Linux users are familiar with the idea that you can put a program on a boot floppy which then boots a HD partition, the Linux partition let's say, which might not be marked active. Of course you can! There are also various ways a "boot manager" program can be put on a HD, which the BIOS boots as if it were an OS, after which this boot manager can do just about anything, but it generally will boot different partitions, including logical partitions within the extended partition.
Back to gripes. So Windows/DOS has this arcane system of treating partitions as if they were HDs which MS is perversely committed to. To straighten this out, they could have done what had already been done by others long before MS bought Seattle PC-DOS from the remarkable man that cloned CP/M, and began the gradual transformation into the convoluted absurdity we know, or remember, as DOS, and which became exponentially more grotesque as it metastasized into Windows. They could have "handles" which are translate into drives; a name which can be assigned to any drive. Within the Windows API, all file access would be done with the handle (instead of a drive letter) as the starting point. Then if the drive letters are scrambled, the handles would be reassigned so that they designated the right drive. Simple. Easy. Simple and easy are concepts which not only have no appeal to Billion Gates, but for which he is cognitively disabled. He can't recognize it when he sees it. The price of genius I guess.

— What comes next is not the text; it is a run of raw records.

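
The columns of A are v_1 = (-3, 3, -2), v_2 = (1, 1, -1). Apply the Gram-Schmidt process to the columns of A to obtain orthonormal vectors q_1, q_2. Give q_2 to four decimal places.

q_2 = (0.7581, 0.4332, -0.4874)

v_1 = (-3, 3, -2); ‖v_1‖ = 4.6904, so q_1 = (-0.6396, 0.6396, -0.4264).
q_1·v_2 = (-0.6396)·1 + 0.6396·1 + (-0.4264)·(-1) = 0.4264.
u_2 = v_2 − 0.4264·q_1 = (1.2727, 0.7273, -0.8182).
‖u_2‖ = 1.6787, so q_2 = (0.7581, 0.4332, -0.4874).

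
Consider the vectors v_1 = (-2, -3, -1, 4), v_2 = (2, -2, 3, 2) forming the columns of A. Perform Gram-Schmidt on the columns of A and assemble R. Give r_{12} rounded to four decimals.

v_1 = (-2, -3, -1, 4); ‖v_1‖ = 5.4772, so e_1 = (-0.3651, -0.5477, -0.1826, 0.7303).
r_{12} = e_1·v_2 = 1.2780.

r_{12} = 1.2780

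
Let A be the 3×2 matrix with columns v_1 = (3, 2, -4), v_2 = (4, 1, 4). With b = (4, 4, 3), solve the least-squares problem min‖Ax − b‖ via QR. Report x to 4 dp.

x = (0.3442, 0.9906)

v_1 = (3, 2, -4); ‖v_1‖ = 5.3852, so q_1 = (0.5571, 0.3714, -0.7428).
q_1·v_2 = 0.5571·4 + 0.3714·1 + (-0.7428)·4 = -0.3714.
u_2 = v_2 + 0.3714·q_1 = (4.2069, 1.1379, 3.7241).
‖u_2‖ = 5.7325, so q_2 = (0.7339, 0.1985, 0.6496).
Qᵀb = (1.4856, 5.6784).
Back-substitute: x_2 = 5.6784/5.7325 = 0.9906.
x_1 = (1.4856 + 0.3714·0.9906)/5.3852 = 0.3442.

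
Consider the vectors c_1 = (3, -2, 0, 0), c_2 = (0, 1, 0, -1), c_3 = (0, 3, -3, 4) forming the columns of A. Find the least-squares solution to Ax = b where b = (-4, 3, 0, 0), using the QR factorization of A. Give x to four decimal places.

x = (-1.3427, 0.1737, 0.0329)

c_1 = (3, -2, 0, 0); ‖c_1‖ = 3.6056, so q_1 = (0.8321, -0.5547, 0.0000, 0.0000).
q_1·c_2 = 0.8321·0 + (-0.5547)·1 + 0.0000·0 + 0.0000·(-1) = -0.5547.
u_2 = c_2 + 0.5547·q_1 = (0.4615, 0.6923, 0.0000, -1.0000).
‖u_2‖ = 1.3009, so q_2 = (0.3548, 0.5322, 0.0000, -0.7687).
q_1·c_3 = 0.8321·0 + (-0.5547)·3 + 0.0000·(-3) + 0.0000·4 = -1.6641; q_2·c_3 = 0.3548·0 + 0.5322·3 + 0.0000·(-3) + (-0.7687)·4 = -1.4783.
u_3 = c_3 + 1.6641·q_1 + 1.4783·q_2 = (1.9091, 2.8636, -3.0000, 2.8636).
‖u_3‖ = 5.3894, so q_3 = (0.3542, 0.5313, -0.5566, 0.5313).
Qᵀb = (-4.9923, 0.1774, 0.1771).
Back-substitute: x_3 = 0.1771/5.3894 = 0.0329.
x_2 = (0.1774 + 1.4783·0.0329)/1.3009 = 0.1737.
x_1 = (-4.9923 + 0.5547·0.1737 + 1.6641·0.0329)/3.6056 = -1.3427.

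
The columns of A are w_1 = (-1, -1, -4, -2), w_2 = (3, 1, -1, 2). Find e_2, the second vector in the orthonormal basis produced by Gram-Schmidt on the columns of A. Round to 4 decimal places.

e_2 = (0.7460, 0.2166, -0.4572, 0.4331)

w_1 = (-1, -1, -4, -2); ‖w_1‖ = 4.6904, so e_1 = (-0.2132, -0.2132, -0.8528, -0.4264).
e_1·w_2 = (-0.2132)·3 + (-0.2132)·1 + (-0.8528)·(-1) + (-0.4264)·2 = -0.8528.
u_2 = w_2 + 0.8528·e_1 = (2.8182, 0.8182, -1.7273, 1.6364).
‖u_2‖ = 3.7779, so e_2 = (0.7460, 0.2166, -0.4572, 0.4331).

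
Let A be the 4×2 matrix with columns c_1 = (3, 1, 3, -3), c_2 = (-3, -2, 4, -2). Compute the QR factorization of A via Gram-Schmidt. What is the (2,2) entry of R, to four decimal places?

r_{22} = 5.5902

q_1 = c_1/‖c_1‖ = (3, 1, 3, -3)/5.2915 = (0.5669, 0.1890, 0.5669, -0.5669).
r_{12} = q_1·c_2 = 1.3229.
u_2 = c_2 − 1.3229·q_1 = (-3.7500, -2.2500, 3.2500, -1.2500).
r_{22} = ‖u_2‖ = 5.5902.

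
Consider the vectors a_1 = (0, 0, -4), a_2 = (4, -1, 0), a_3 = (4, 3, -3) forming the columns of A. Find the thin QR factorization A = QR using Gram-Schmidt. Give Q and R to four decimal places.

e_1 = a_1/‖a_1‖ = (0, 0, -4)/4.0000 = (0.0000, 0.0000, -1.0000).
r_{12} = e_1·a_2 = 0.0000.
u_2 = a_2 + 0.0000·e_1 = (4.0000, -1.0000, 0.0000).
‖u_2‖ = 4.1231, so e_2 = (0.9701, -0.2425, 0.0000).
r_{13} = e_1·a_3 = 3.0000; r_{23} = e_2·a_3 = 3.1530.
u_3 = a_3 − 3.0000·e_1 − 3.1530·e_2 = (0.9412, 3.7647, 0.0000).
‖u_3‖ = 3.8806, so e_3 = (0.2425, 0.9701, 0.0000).

Q = [[0.0000, 0.9701, 0.2425], [0.0000, -0.2425, 0.9701], [-1.0000, 0.0000, 0.0000]], R = [[4.0000, 0.0000, 3.0000], [0.0000, 4.1231, 3.1530], [0.0000, 0.0000, 3.8806]]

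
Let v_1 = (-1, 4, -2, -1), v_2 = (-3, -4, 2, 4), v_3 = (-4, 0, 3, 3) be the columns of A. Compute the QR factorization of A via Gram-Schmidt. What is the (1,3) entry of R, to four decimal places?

v_1 = (-1, 4, -2, -1); ‖v_1‖ = 4.6904, so q_1 = (-0.2132, 0.8528, -0.4264, -0.2132).
r_{13} = q_1·v_3 = -1.0660.

r_{13} = -1.0660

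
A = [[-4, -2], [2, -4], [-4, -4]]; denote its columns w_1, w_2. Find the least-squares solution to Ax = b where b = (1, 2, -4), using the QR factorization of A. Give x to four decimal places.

x = (0.4615, -0.0385)

q_1 = w_1/‖w_1‖ = (-4, 2, -4)/6.0000 = (-0.6667, 0.3333, -0.6667).
r_{12} = q_1·w_2 = 2.6667.
u_2 = w_2 − 2.6667·q_1 = (-0.2222, -4.8889, -2.2222).
‖u_2‖ = 5.3748, so q_2 = (-0.0413, -0.9096, -0.4134).
Qᵀb = (2.6667, -0.2067).
Back-substitute: x_2 = -0.2067/5.3748 = -0.0385.
x_1 = (2.6667 − 2.6667·(-0.0385))/6.0000 = 0.4615.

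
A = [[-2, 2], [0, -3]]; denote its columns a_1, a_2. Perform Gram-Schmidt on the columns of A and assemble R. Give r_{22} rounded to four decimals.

a_1 = (-2, 0); ‖a_1‖ = 2.0000, so e_1 = (-1.0000, 0.0000).
e_1·a_2 = (-1.0000)·2 + 0.0000·(-3) = -2.0000.
u_2 = a_2 + 2.0000·e_1 = (0.0000, -3.0000).
r_{22} = ‖u_2‖ = 3.0000.

r_{22} = 3.0000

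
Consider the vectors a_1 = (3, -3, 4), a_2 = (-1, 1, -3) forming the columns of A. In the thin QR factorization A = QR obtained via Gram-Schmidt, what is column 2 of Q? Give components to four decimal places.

a_1 = (3, -3, 4); ‖a_1‖ = 5.8310, so q_1 = (0.5145, -0.5145, 0.6860).
q_1·a_2 = 0.5145·(-1) + (-0.5145)·1 + 0.6860·(-3) = -3.0870.
u_2 = a_2 + 3.0870·q_1 = (0.5882, -0.5882, -0.8824).
‖u_2‖ = 1.2127, so q_2 = (0.4851, -0.4851, -0.7276).

q_2 = (0.4851, -0.4851, -0.7276)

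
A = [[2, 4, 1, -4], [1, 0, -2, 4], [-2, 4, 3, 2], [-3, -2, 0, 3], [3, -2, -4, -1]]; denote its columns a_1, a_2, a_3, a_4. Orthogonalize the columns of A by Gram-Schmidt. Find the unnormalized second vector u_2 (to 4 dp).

u_2 = (4.0000, 0.0000, 4.0000, -2.0000, -2.0000)

a_1 = (2, 1, -2, -3, 3); ‖a_1‖ = 5.1962, so q_1 = (0.3849, 0.1925, -0.3849, -0.5774, 0.5774).
q_1·a_2 = 0.3849·4 + 0.1925·0 + (-0.3849)·4 + (-0.5774)·(-2) + 0.5774·(-2) = 0.0000.
u_2 = a_2 + 0.0000·q_1 = (4.0000, 0.0000, 4.0000, -2.0000, -2.0000).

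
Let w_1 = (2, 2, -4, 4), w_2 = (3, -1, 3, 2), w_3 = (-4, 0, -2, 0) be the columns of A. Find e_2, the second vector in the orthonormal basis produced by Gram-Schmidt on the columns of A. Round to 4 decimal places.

e_2 = (0.6255, -0.2085, 0.6255, 0.4170)

w_1 = (2, 2, -4, 4); ‖w_1‖ = 6.3246, so e_1 = (0.3162, 0.3162, -0.6325, 0.6325).
e_1·w_2 = 0.3162·3 + 0.3162·(-1) + (-0.6325)·3 + 0.6325·2 = 0.0000.
u_2 = w_2 + 0.0000·e_1 = (3.0000, -1.0000, 3.0000, 2.0000).
‖u_2‖ = 4.7958, so e_2 = (0.6255, -0.2085, 0.6255, 0.4170).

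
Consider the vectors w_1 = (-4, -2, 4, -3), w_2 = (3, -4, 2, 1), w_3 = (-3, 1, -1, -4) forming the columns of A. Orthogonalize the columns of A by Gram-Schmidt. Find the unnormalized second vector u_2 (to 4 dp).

u_2 = (3.0889, -3.9556, 1.9111, 1.0667)

w_1 = (-4, -2, 4, -3); ‖w_1‖ = 6.7082, so q_1 = (-0.5963, -0.2981, 0.5963, -0.4472).
q_1·w_2 = (-0.5963)·3 + (-0.2981)·(-4) + 0.5963·2 + (-0.4472)·1 = 0.1491.
u_2 = w_2 − 0.1491·q_1 = (3.0889, -3.9556, 1.9111, 1.0667).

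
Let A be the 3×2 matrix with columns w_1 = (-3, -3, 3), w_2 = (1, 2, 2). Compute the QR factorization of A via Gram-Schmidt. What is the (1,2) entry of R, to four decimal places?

r_{12} = -0.5774

w_1 = (-3, -3, 3); ‖w_1‖ = 5.1962, so e_1 = (-0.5774, -0.5774, 0.5774).
r_{12} = e_1·w_2 = -0.5774.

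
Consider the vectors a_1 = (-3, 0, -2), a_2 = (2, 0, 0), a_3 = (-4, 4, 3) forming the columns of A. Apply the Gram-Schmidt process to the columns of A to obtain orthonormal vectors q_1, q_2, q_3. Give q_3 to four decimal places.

q_3 = (0.0000, 1.0000, 0.0000)

a_1 = (-3, 0, -2); ‖a_1‖ = 3.6056, so q_1 = (-0.8321, 0.0000, -0.5547).
q_1·a_2 = (-0.8321)·2 + 0.0000·0 + (-0.5547)·0 = -1.6641.
u_2 = a_2 + 1.6641·q_1 = (0.6154, 0.0000, -0.9231).
‖u_2‖ = 1.1094, so q_2 = (0.5547, 0.0000, -0.8321).
q_1·a_3 = (-0.8321)·(-4) + 0.0000·4 + (-0.5547)·3 = 1.6641; q_2·a_3 = 0.5547·(-4) + 0.0000·4 + (-0.8321)·3 = -4.7150.
u_3 = a_3 − 1.6641·q_1 + 4.7150·q_2 = (0.0000, 4.0000, 0.0000).
‖u_3‖ = 4.0000, so q_3 = (0.0000, 1.0000, 0.0000).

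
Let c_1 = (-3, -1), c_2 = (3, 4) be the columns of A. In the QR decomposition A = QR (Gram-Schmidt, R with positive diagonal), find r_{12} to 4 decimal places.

c_1 = (-3, -1); ‖c_1‖ = 3.1623, so q_1 = (-0.9487, -0.3162).
r_{12} = q_1·c_2 = -4.1110.

r_{12} = -4.1110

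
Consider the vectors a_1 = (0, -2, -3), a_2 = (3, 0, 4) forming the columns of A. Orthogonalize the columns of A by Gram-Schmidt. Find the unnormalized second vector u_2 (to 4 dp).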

But we now have NT being merged into the consumer-oriented Windows XP. XP/NT fixes everything. NT was once sidetracked into a professional/commercial OS a few years after Windows 95 hit the stores, because it was unrealistic to require home users to buy the expensive chunk of memory that NT would need to run, 16 Megabytes. Remarkable strides have been made since, and NT has been slimmed down so it will now run comfortably in 256 Megabytes. IAC, I decided to add a boot for XP to my system, in addition to my working boot of Win98se, just to check out XP. I went along blithely with the recommendation that NTFS was the true file system that XP should properly be run on, and allowed the XP partition to be formatted as NTFS. At last I would see what the all-poweful, all-knowing NTFS would do. But Win98 does not think NTFS is valid, so many drive letters were lowered, and 90% of my programs would need be redone if they were to work.
I wonder what it is about NTFS that makes it so impossible to run on Win98se? I have been given to understand that 98 has "installable file systems" (IFS) built in, and that CDs and network drives are made to work by this method.
Actually all Win98se would have to do is advance one letter when it saw an NTFS without assigning a letter to it. Simple. Easy. Not Gatesean.
Getting back to letters; if anyone remembers compressed drives, they could be reassigned back to their original drive letter so that even drive C:, the boot drive, was switched back to letter C after it was compressed. So Win98se evidently has this capability of reassigning drive letters built in somewhere. Why is MS keeping the secret from us? Do they hate us that much?
To sum up, MS could readily and simply solve our drive letter problems. They didn't have to cause the problem in the first place. But they don't give a s**t.